En tout cas, un tel ensemble de partis pris, trois ans seulement après la création de la Légion d'honneur, pose question : pourquoi tout cet appareil d'ancien temps ? À la lumière du contexte de 1805 et des fonctions habituellement assignées aux ordres de récompense, il est possible de penser que le souci de fournir des gages de paix au concert des nations, adjoint à l'obsession d'affirmer la légitimité de son pouvoir à l'Europe entière, motiva en bonne part le choix de Napoléon, à une époque où il entretenait l'espoir de n'avoir comme adversaire que l'Angleterre.

De fait, les institutions de récompense constituent un des codes du langage diplomatique. Les échanges d'insignes d'égale valeur sont une des coutumes inscrites depuis le Moyen Âge dans les relations de deux pays amis. Or, pour pouvoir converser et se comprendre, il est nécessaire de parler la même langue. Napoléon était entouré de monarchies dont les institutions de récompense étaient d'autant plus conformes à celles de l'ancienne France qu'elles avaient bien souvent prises pour modèle ces dernières depuis le XVIe siècle.
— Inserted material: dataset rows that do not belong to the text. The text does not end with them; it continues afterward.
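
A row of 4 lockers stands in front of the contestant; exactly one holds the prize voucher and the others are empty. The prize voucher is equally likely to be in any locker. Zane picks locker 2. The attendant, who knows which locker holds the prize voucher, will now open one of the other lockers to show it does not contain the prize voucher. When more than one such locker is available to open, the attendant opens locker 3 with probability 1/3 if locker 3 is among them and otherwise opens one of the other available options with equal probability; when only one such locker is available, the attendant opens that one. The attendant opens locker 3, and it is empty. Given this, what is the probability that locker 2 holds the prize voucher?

Consider each possible location of the prize voucher in turn.
If it is in any of lockers 1, 2, and 4 (prior 1/4 each): locker 3 is available, opened with probability 1/3; weight (1/4)·(1/3) = 1/12 each.
If it is in locker 3 (prior 1/4): the attendant opened locker 3, so this case is ruled out; weight (1/4)·0 = 0.
The weights sum to 1/4.
So P(the prize voucher in locker 2 | the attendant opened locker 3) = (1/12) / (1/4) = 1/3.

1/3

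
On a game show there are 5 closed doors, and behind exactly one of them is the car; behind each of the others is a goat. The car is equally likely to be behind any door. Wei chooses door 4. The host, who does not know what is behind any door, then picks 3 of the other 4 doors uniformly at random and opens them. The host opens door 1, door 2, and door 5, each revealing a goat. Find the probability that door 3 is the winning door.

1/2

Condition on the true location of the car.
If it is behind any of doors 1, 2, and 5 (prior 1/5 each): that door was opened and seen not to hold the prize — ruled out; weight (1/5)·0 = 0 each.
If it is behind either of doors 3 and 4 (prior 1/5 each): the host picks exactly this set with probability 1/4 regardless, and none is the prize; weight (1/5)·(1/4) = 1/20 each.
The weights sum to 1/10.
So P(the car behind door 3 | the host opened door 1, door 2, and door 5) = (1/20) / (1/10) = 1/2.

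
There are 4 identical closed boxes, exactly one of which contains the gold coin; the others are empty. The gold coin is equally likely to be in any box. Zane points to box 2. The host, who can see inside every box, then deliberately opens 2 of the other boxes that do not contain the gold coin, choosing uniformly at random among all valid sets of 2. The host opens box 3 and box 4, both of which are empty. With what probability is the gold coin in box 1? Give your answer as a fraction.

3/4

Consider each possible location of the gold coin in turn.
If it is in box 1 (prior 1/4): the host has no choice, probability 1; weight (1/4)·1 = 1/4.
If it is in box 2 (prior 1/4): the host has 3 equally likely choices, so probability 1/3; weight (1/4)·(1/3) = 1/12.
If it is in either of boxes 3 and 4 (prior 1/4 each): that box was opened and seen not to hold the prize — ruled out; weight (1/4)·0 = 0 each.
The weights sum to 1/3.
So P(the gold coin in box 1 | the host opened box 3 and box 4) = (1/4) / (1/3) = 3/4.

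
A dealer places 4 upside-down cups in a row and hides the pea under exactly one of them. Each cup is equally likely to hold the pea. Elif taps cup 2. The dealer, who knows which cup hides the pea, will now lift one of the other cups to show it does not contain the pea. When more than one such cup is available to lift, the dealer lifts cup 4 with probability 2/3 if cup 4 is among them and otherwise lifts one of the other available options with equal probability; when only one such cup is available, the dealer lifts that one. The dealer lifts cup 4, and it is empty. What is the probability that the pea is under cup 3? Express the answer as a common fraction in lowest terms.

Apply Bayes' rule, conditioning on where the pea actually is.
If it is under any of cups 1, 2, and 3 (prior 1/4 each): cup 4 is available, opened with probability 2/3; weight (1/4)·(2/3) = 1/6 each.
If it is under cup 4 (prior 1/4): the dealer opened cup 4, so this case is ruled out; weight (1/4)·0 = 0.
The weights sum to 1/2.
So P(the pea under cup 3 | the dealer opened cup 4) = (1/6) / (1/2) = 1/3.

1/3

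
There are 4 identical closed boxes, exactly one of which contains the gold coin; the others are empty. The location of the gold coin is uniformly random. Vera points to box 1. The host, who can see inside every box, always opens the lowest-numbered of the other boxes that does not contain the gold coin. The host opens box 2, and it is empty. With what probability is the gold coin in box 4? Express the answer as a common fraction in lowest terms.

1/3

Consider each possible location of the gold coin in turn.
If it is in any of boxes 1, 3, and 4 (prior 1/4 each): box 2 is the lowest-numbered option available, probability 1; weight (1/4)·1 = 1/4 each.
If it is in box 2 (prior 1/4): the host opened box 2, so this case is ruled out; weight (1/4)·0 = 0.
The weights sum to 3/4.
So P(the gold coin in box 4 | the host opened box 2) = (1/4) / (3/4) = 1/3.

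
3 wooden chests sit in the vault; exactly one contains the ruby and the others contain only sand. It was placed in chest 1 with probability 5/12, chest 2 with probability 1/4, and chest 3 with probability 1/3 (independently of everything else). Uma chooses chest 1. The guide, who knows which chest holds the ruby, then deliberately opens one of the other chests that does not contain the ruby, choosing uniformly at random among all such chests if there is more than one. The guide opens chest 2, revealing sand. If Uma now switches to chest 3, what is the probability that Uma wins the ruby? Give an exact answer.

8/13

Apply Bayes' rule, conditioning on where the ruby actually is.
If it is in chest 1 (prior 5/12): the guide has 2 equally likely choices, so probability 1/2; weight (5/12)·(1/2) = 5/24.
If it is in chest 2 (prior 1/4): the guide opened chest 2, so this case is ruled out; weight (1/4)·0 = 0.
If it is in chest 3 (prior 1/3): the guide has no choice, probability 1; weight (1/3)·1 = 1/3.
The weights sum to 13/24.
So P(the ruby in chest 3 | the guide opened chest 2) = (1/3) / (13/24) = 8/13.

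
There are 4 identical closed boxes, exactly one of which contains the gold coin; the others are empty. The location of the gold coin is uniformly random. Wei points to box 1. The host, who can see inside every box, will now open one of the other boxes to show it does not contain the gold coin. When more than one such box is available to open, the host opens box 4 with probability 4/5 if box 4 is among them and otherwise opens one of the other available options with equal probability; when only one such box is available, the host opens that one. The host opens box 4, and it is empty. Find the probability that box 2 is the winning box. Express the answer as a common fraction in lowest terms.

1/3

Condition on the true location of the gold coin.
If it is in any of boxes 1, 2, and 3 (prior 1/4 each): box 4 is available, opened with probability 4/5; weight (1/4)·(4/5) = 1/5 each.
If it is in box 4 (prior 1/4): the host opened box 4, so this case is ruled out; weight (1/4)·0 = 0.
The weights sum to 3/5.
So P(the gold coin in box 2 | the host opened box 4) = (1/5) / (3/5) = 1/3.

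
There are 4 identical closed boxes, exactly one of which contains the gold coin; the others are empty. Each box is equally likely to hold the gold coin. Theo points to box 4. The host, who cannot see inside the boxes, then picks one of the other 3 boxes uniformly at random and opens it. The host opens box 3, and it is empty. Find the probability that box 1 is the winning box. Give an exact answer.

1/3

Condition on the true location of the gold coin.
If it is in any of boxes 1, 2, and 4 (prior 1/4 each): the host picks box 3 with probability 1/3 regardless, and it is not the prize; weight (1/4)·(1/3) = 1/12 each.
If it is in box 3 (prior 1/4): the host opened box 3, so this case is ruled out; weight (1/4)·0 = 0.
The weights sum to 1/4.
So P(the gold coin in box 1 | the host opened box 3) = (1/12) / (1/4) = 1/3.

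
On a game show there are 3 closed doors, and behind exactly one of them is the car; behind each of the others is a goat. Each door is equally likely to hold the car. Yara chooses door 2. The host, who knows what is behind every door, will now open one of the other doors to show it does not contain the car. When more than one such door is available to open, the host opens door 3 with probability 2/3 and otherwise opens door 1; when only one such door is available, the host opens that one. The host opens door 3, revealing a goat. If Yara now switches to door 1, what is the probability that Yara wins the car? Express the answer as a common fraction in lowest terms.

3/5

Condition on the true location of the car.
If it is behind door 1 (prior 1/3): only door 3 is available, probability 1; weight (1/3)·1 = 1/3.
If it is behind door 2 (prior 1/3): door 3 is available, opened with probability 2/3; weight (1/3)·(2/3) = 2/9.
If it is behind door 3 (prior 1/3): the host opened door 3, so this case is ruled out; weight (1/3)·0 = 0.
The weights sum to 5/9.
So P(the car behind door 1 | the host opened door 3) = (1/3) / (5/9) = 3/5.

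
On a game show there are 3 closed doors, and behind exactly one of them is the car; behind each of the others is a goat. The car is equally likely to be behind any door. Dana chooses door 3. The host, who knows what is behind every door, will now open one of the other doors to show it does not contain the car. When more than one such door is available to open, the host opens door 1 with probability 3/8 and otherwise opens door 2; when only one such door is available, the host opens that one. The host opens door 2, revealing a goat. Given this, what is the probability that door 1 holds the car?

8/13

Consider each possible location of the car in turn.
If it is behind door 1 (prior 1/3): only door 2 is available, probability 1; weight (1/3)·1 = 1/3.
If it is behind door 2 (prior 1/3): the host opened door 2, so this case is ruled out; weight (1/3)·0 = 0.
If it is behind door 3 (prior 1/3): door 1 is available but not opened, probability 5/8; weight (1/3)·(5/8) = 5/24.
The weights sum to 13/24.
So P(the car behind door 1 | the host opened door 2) = (1/3) / (13/24) = 8/13.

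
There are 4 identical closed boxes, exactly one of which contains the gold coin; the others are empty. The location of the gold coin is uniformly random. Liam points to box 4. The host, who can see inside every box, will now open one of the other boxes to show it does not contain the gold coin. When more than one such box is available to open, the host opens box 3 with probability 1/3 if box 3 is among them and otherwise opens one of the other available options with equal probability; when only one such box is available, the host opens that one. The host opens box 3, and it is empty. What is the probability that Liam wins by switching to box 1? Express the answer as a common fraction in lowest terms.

Apply Bayes' rule, conditioning on where the gold coin actually is.
If it is in any of boxes 1, 2, and 4 (prior 1/4 each): box 3 is available, opened with probability 1/3; weight (1/4)·(1/3) = 1/12 each.
If it is in box 3 (prior 1/4): the host opened box 3, so this case is ruled out; weight (1/4)·0 = 0.
The weights sum to 1/4.
So P(the gold coin in box 1 | the host opened box 3) = (1/12) / (1/4) = 1/3.

1/3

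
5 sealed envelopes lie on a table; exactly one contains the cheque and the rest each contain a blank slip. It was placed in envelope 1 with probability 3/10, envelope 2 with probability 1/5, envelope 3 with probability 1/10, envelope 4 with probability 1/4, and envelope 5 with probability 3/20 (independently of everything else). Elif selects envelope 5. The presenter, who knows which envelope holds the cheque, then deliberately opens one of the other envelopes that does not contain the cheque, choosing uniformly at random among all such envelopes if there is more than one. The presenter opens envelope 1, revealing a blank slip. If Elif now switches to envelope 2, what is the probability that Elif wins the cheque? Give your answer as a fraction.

Consider each possible location of the cheque in turn.
If it is in envelope 1 (prior 3/10): the presenter opened envelope 1, so this case is ruled out; weight (3/10)·0 = 0.
If it is in envelope 2 (prior 1/5): the presenter has 3 equally likely choices, so probability 1/3; weight (1/5)·(1/3) = 1/15.
If it is in envelope 3 (prior 1/10): the presenter has 3 equally likely choices, so probability 1/3; weight (1/10)·(1/3) = 1/30.
If it is in envelope 4 (prior 1/4): the presenter has 3 equally likely choices, so probability 1/3; weight (1/4)·(1/3) = 1/12.
If it is in envelope 5 (prior 3/20): the presenter has 4 equally likely choices, so probability 1/4; weight (3/20)·(1/4) = 3/80.
The weights sum to 53/240.
So P(the cheque in envelope 2 | the presenter opened envelope 1) = (1/15) / (53/240) = 16/53.

16/53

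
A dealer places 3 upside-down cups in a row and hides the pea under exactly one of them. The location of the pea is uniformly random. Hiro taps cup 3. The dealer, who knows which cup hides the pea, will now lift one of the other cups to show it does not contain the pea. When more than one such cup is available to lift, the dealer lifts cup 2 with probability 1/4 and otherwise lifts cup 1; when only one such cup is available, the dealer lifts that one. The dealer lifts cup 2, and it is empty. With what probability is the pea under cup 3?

Apply Bayes' rule, conditioning on where the pea actually is.
If it is under cup 1 (prior 1/3): only cup 2 is available, probability 1; weight (1/3)·1 = 1/3.
If it is under cup 2 (prior 1/3): the dealer opened cup 2, so this case is ruled out; weight (1/3)·0 = 0.
If it is under cup 3 (prior 1/3): cup 2 is available, opened with probability 1/4; weight (1/3)·(1/4) = 1/12.
The weights sum to 5/12.
So P(the pea under cup 3 | the dealer opened cup 2) = (1/12) / (5/12) = 1/5.

1/5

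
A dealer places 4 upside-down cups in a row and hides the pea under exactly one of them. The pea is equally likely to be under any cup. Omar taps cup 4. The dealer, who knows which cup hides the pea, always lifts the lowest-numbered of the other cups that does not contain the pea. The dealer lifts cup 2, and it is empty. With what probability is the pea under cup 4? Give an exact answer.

Condition on the true location of the pea.
If it is under cup 1 (prior 1/4): cup 2 is the lowest-numbered option available, probability 1; weight (1/4)·1 = 1/4.
If it is under cup 2 (prior 1/4): the dealer opened cup 2, so this case is ruled out; weight (1/4)·0 = 0.
If it is under either of cups 3 and 4 (prior 1/4 each): the dealer would have opened cup 1 instead, probability 0; weight (1/4)·0 = 0 each.
The weights sum to 1/4.
So P(the pea under cup 4 | the dealer opened cup 2) = 0 / (1/4) = 0.

0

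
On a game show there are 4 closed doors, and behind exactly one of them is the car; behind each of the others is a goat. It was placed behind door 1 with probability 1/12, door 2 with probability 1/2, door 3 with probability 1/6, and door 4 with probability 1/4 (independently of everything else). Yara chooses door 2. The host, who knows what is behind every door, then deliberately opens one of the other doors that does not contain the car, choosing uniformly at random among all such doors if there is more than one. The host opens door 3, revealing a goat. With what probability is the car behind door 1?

1/8

Apply Bayes' rule, conditioning on where the car actually is.
If it is behind door 1 (prior 1/12): the host has 2 equally likely choices, so probability 1/2; weight (1/12)·(1/2) = 1/24.
If it is behind door 2 (prior 1/2): the host has 3 equally likely choices, so probability 1/3; weight (1/2)·(1/3) = 1/6.
If it is behind door 3 (prior 1/6): the host opened door 3, so this case is ruled out; weight (1/6)·0 = 0.
If it is behind door 4 (prior 1/4): the host has 2 equally likely choices, so probability 1/2; weight (1/4)·(1/2) = 1/8.
The weights sum to 1/3.
So P(the car behind door 1 | the host opened door 3) = (1/24) / (1/3) = 1/8.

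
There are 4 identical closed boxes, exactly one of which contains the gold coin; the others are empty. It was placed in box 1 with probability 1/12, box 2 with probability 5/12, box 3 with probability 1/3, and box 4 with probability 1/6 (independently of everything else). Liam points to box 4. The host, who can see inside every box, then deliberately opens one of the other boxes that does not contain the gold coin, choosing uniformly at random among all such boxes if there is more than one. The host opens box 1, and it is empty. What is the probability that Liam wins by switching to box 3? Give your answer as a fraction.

Consider each possible location of the gold coin in turn.
If it is in box 1 (prior 1/12): the host opened box 1, so this case is ruled out; weight (1/12)·0 = 0.
If it is in box 2 (prior 5/12): the host has 2 equally likely choices, so probability 1/2; weight (5/12)·(1/2) = 5/24.
If it is in box 3 (prior 1/3): the host has 2 equally likely choices, so probability 1/2; weight (1/3)·(1/2) = 1/6.
If it is in box 4 (prior 1/6): the host has 3 equally likely choices, so probability 1/3; weight (1/6)·(1/3) = 1/18.
The weights sum to 31/72.
So P(the gold coin in box 3 | the host opened box 1) = (1/6) / (31/72) = 12/31.

12/31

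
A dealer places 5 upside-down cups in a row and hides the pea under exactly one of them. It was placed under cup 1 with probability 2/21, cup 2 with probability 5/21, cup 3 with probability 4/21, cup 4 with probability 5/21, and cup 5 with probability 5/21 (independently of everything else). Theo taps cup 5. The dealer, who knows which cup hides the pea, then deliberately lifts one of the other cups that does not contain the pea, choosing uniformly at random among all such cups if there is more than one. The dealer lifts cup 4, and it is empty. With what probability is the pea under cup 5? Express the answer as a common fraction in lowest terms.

15/59

Condition on the true location of the pea.
If it is under cup 1 (prior 2/21): the dealer has 3 equally likely choices, so probability 1/3; weight (2/21)·(1/3) = 2/63.
If it is under cup 2 (prior 5/21): the dealer has 3 equally likely choices, so probability 1/3; weight (5/21)·(1/3) = 5/63.
If it is under cup 3 (prior 4/21): the dealer has 3 equally likely choices, so probability 1/3; weight (4/21)·(1/3) = 4/63.
If it is under cup 4 (prior 5/21): the dealer opened cup 4, so this case is ruled out; weight (5/21)·0 = 0.
If it is under cup 5 (prior 5/21): the dealer has 4 equally likely choices, so probability 1/4; weight (5/21)·(1/4) = 5/84.
The weights sum to 59/252.
So P(the pea under cup 5 | the dealer opened cup 4) = (5/84) / (59/252) = 15/59.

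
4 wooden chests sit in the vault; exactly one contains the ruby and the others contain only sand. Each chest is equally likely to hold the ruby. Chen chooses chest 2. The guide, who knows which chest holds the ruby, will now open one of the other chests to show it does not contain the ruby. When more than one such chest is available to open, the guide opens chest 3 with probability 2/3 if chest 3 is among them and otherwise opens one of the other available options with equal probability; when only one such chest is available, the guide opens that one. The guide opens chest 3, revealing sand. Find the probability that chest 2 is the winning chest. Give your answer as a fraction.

1/3

Apply Bayes' rule, conditioning on where the ruby actually is.
If it is in any of chests 1, 2, and 4 (prior 1/4 each): chest 3 is available, opened with probability 2/3; weight (1/4)·(2/3) = 1/6 each.
If it is in chest 3 (prior 1/4): the guide opened chest 3, so this case is ruled out; weight (1/4)·0 = 0.
The weights sum to 1/2.
So P(the ruby in chest 2 | the guide opened chest 3) = (1/6) / (1/2) = 1/3.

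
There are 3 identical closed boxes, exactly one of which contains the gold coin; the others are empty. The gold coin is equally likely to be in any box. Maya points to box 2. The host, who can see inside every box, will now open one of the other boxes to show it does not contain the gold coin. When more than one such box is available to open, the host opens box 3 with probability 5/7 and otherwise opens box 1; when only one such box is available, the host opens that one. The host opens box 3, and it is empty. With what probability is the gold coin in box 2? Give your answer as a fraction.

5/12

Consider each possible location of the gold coin in turn.
If it is in box 1 (prior 1/3): only box 3 is available, probability 1; weight (1/3)·1 = 1/3.
If it is in box 2 (prior 1/3): box 3 is available, opened with probability 5/7; weight (1/3)·(5/7) = 5/21.
If it is in box 3 (prior 1/3): the host opened box 3, so this case is ruled out; weight (1/3)·0 = 0.
The weights sum to 4/7.
So P(the gold coin in box 2 | the host opened box 3) = (5/21) / (4/7) = 5/12.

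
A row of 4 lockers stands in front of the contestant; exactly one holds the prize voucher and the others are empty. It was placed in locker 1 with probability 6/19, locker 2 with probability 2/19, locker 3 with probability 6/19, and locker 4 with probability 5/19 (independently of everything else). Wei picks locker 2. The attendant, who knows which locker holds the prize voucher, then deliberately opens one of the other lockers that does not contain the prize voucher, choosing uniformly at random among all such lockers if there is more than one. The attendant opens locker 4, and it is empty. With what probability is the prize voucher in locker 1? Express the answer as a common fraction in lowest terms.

Condition on the true location of the prize voucher.
If it is in either of lockers 1 and 3 (prior 6/19 each): the attendant has 2 equally likely choices, so probability 1/2; weight (6/19)·(1/2) = 3/19 each.
If it is in locker 2 (prior 2/19): the attendant has 3 equally likely choices, so probability 1/3; weight (2/19)·(1/3) = 2/57.
If it is in locker 4 (prior 5/19): the attendant opened locker 4, so this case is ruled out; weight (5/19)·0 = 0.
The weights sum to 20/57.
So P(the prize voucher in locker 1 | the attendant opened locker 4) = (3/19) / (20/57) = 9/20.

9/20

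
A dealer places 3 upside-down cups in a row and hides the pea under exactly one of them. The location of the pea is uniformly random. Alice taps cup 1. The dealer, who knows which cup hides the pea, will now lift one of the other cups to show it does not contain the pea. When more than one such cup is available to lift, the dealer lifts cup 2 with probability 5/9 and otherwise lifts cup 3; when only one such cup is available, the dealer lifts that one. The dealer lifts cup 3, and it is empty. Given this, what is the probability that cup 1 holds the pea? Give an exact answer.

4/13

Apply Bayes' rule, conditioning on where the pea actually is.
If it is under cup 1 (prior 1/3): cup 2 is available but not opened, probability 4/9; weight (1/3)·(4/9) = 4/27.
If it is under cup 2 (prior 1/3): only cup 3 is available, probability 1; weight (1/3)·1 = 1/3.
If it is under cup 3 (prior 1/3): the dealer opened cup 3, so this case is ruled out; weight (1/3)·0 = 0.
The weights sum to 13/27.
So P(the pea under cup 1 | the dealer opened cup 3) = (4/27) / (13/27) = 4/13.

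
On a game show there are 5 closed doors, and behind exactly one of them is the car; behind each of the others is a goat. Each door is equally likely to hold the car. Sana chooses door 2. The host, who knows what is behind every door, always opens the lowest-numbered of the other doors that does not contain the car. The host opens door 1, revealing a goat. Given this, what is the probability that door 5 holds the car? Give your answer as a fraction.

Apply Bayes' rule, conditioning on where the car actually is.
If it is behind door 1 (prior 1/5): the host opened door 1, so this case is ruled out; weight (1/5)·0 = 0.
If it is behind any of doors 2, 3, 4, and 5 (prior 1/5 each): door 1 is the lowest-numbered option available, probability 1; weight (1/5)·1 = 1/5 each.
The weights sum to 4/5.
So P(the car behind door 5 | the host opened door 1) = (1/5) / (4/5) = 1/4.

1/4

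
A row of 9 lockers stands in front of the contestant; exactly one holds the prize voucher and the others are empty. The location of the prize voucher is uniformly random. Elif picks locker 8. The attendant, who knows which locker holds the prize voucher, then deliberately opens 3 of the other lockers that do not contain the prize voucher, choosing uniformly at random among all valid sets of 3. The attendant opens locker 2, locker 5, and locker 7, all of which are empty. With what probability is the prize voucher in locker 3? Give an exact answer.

8/45

Consider each possible location of the prize voucher in turn.
If it is in any of lockers 1, 3, 4, 6, and 9 (prior 1/9 each): the attendant has 35 equally likely choices, so probability 1/35; weight (1/9)·(1/35) = 1/315 each.
If it is in any of lockers 2, 5, and 7 (prior 1/9 each): that locker was opened and seen not to hold the prize — ruled out; weight (1/9)·0 = 0 each.
If it is in locker 8 (prior 1/9): the attendant has 56 equally likely choices, so probability 1/56; weight (1/9)·(1/56) = 1/504.
The weights sum to 1/56.
So P(the prize voucher in locker 3 | the attendant opened locker 2, locker 5, and locker 7) = (1/315) / (1/56) = 8/45.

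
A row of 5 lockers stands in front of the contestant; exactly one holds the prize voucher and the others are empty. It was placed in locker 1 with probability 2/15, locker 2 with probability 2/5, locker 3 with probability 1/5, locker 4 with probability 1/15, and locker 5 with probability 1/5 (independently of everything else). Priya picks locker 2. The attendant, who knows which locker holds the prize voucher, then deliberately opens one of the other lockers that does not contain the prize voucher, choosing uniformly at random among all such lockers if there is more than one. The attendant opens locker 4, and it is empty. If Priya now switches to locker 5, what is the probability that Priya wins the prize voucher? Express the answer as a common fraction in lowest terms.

Apply Bayes' rule, conditioning on where the prize voucher actually is.
If it is in locker 1 (prior 2/15): the attendant has 3 equally likely choices, so probability 1/3; weight (2/15)·(1/3) = 2/45.
If it is in locker 2 (prior 2/5): the attendant has 4 equally likely choices, so probability 1/4; weight (2/5)·(1/4) = 1/10.
If it is in either of lockers 3 and 5 (prior 1/5 each): the attendant has 3 equally likely choices, so probability 1/3; weight (1/5)·(1/3) = 1/15 each.
If it is in locker 4 (prior 1/15): the attendant opened locker 4, so this case is ruled out; weight (1/15)·0 = 0.
The weights sum to 5/18.
So P(the prize voucher in locker 5 | the attendant opened locker 4) = (1/15) / (5/18) = 6/25.

6/25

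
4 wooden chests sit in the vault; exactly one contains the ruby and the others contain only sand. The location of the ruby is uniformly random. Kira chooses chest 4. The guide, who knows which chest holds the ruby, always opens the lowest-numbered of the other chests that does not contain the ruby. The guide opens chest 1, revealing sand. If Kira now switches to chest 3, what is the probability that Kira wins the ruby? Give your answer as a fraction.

1/3

Condition on the true location of the ruby.
If it is in chest 1 (prior 1/4): the guide opened chest 1, so this case is ruled out; weight (1/4)·0 = 0.
If it is in any of chests 2, 3, and 4 (prior 1/4 each): chest 1 is the lowest-numbered option available, probability 1; weight (1/4)·1 = 1/4 each.
The weights sum to 3/4.
So P(the ruby in chest 3 | the guide opened chest 1) = (1/4) / (3/4) = 1/3.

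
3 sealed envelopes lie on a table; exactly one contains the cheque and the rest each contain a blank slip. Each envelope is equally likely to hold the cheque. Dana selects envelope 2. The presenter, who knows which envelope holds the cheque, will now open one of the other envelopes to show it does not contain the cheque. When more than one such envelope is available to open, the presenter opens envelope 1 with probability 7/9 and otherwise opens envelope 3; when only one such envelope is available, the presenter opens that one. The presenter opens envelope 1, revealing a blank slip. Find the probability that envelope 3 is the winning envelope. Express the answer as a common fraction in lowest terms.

9/16

Apply Bayes' rule, conditioning on where the cheque actually is.
If it is in envelope 1 (prior 1/3): the presenter opened envelope 1, so this case is ruled out; weight (1/3)·0 = 0.
If it is in envelope 2 (prior 1/3): envelope 1 is available, opened with probability 7/9; weight (1/3)·(7/9) = 7/27.
If it is in envelope 3 (prior 1/3): only envelope 1 is available, probability 1; weight (1/3)·1 = 1/3.
The weights sum to 16/27.
So P(the cheque in envelope 3 | the presenter opened envelope 1) = (1/3) / (16/27) = 9/16.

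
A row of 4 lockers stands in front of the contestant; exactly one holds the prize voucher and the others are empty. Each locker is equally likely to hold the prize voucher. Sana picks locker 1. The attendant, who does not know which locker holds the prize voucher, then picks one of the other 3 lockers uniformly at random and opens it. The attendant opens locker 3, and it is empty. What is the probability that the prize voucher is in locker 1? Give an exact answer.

Consider each possible location of the prize voucher in turn.
If it is in any of lockers 1, 2, and 4 (prior 1/4 each): the attendant picks locker 3 with probability 1/3 regardless, and it is not the prize; weight (1/4)·(1/3) = 1/12 each.
If it is in locker 3 (prior 1/4): the attendant opened locker 3, so this case is ruled out; weight (1/4)·0 = 0.
The weights sum to 1/4.
So P(the prize voucher in locker 1 | the attendant opened locker 3) = (1/12) / (1/4) = 1/3.

1/3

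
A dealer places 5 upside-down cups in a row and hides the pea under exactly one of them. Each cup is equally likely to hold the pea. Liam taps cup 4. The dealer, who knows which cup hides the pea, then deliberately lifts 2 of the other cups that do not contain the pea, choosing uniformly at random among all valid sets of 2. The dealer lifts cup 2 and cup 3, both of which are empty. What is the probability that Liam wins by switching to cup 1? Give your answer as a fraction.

Consider each possible location of the pea in turn.
If it is under either of cups 1 and 5 (prior 1/5 each): the dealer has 3 equally likely choices, so probability 1/3; weight (1/5)·(1/3) = 1/15 each.
If it is under either of cups 2 and 3 (prior 1/5 each): that cup was opened and seen not to hold the prize — ruled out; weight (1/5)·0 = 0 each.
If it is under cup 4 (prior 1/5): the dealer has 6 equally likely choices, so probability 1/6; weight (1/5)·(1/6) = 1/30.
The weights sum to 1/6.
So P(the pea under cup 1 | the dealer opened cup 2 and cup 3) = (1/15) / (1/6) = 2/5.

2/5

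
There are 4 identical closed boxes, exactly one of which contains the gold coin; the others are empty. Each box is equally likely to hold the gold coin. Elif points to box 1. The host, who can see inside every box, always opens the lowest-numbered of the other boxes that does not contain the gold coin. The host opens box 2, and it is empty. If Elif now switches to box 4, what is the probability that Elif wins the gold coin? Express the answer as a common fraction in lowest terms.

1/3

Consider each possible location of the gold coin in turn.
If it is in any of boxes 1, 3, and 4 (prior 1/4 each): box 2 is the lowest-numbered option available, probability 1; weight (1/4)·1 = 1/4 each.
If it is in box 2 (prior 1/4): the host opened box 2, so this case is ruled out; weight (1/4)·0 = 0.
The weights sum to 3/4.
So P(the gold coin in box 4 | the host opened box 2) = (1/4) / (3/4) = 1/3.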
Ainsi, l'ordre chevaleresque russe de Saint-André avait été fondé par Pierre Le Grand sur le modèle de l'ordre du Saint-Esprit, le plus grand ordre de chevalerie français ; l'ordre autrichien de Marie-Thérèse avait reçu des statuts inspirés de ceux de l'ordre de Saint-Louis, premier ordre de mérite du royaume de France. De la sorte, sous l'Ancien Régime, colliers ou grands cordons pouvaient circuler entre pays en paix. Entouré de royaumes et d'empires d'origine médiévale, Napoléon se trouvait donc dans la nécessité de conformer ses récompenses à celles de ses voisins s'il voulait entretenir avec eux des relations diplomatiques complètes. Par ailleurs, l'infléchissement monarchique des formes de son pouvoir, qui marquait aussi sa légitimité en l'enracinant dans l'héritage et la continuité historique, ne pouvait selon lui que rassurer les nations continentales sur le devenir politique de l'Europe : « J'ai montré que je veux fermer la porte aux révolutions. Les souverains me doivent d'avoir arrêté le torrent de l'esprit révolutionnaire qui menaçait leurs trônes... », Aima-t-il à rappeler

La création de la grande décoration de la Légion d'honneur, le 30 janvier 1805, résulta entre autres de ces préoccupations – conservation de la paix continentale, mise en conformité des formes du pouvoir et affirmation de sa légitimité, soucis majeurs de Napoléon depuis le sénatus-consulte du 18 mai – comme l'indiquent les paroles de l'Empereur prononcées le 21 pluviôse an XIII, et une lettre envoyée à Talleyrand le 6 juin 1805, soit le lendemain de la création de l'ordre de la Couronne de fer.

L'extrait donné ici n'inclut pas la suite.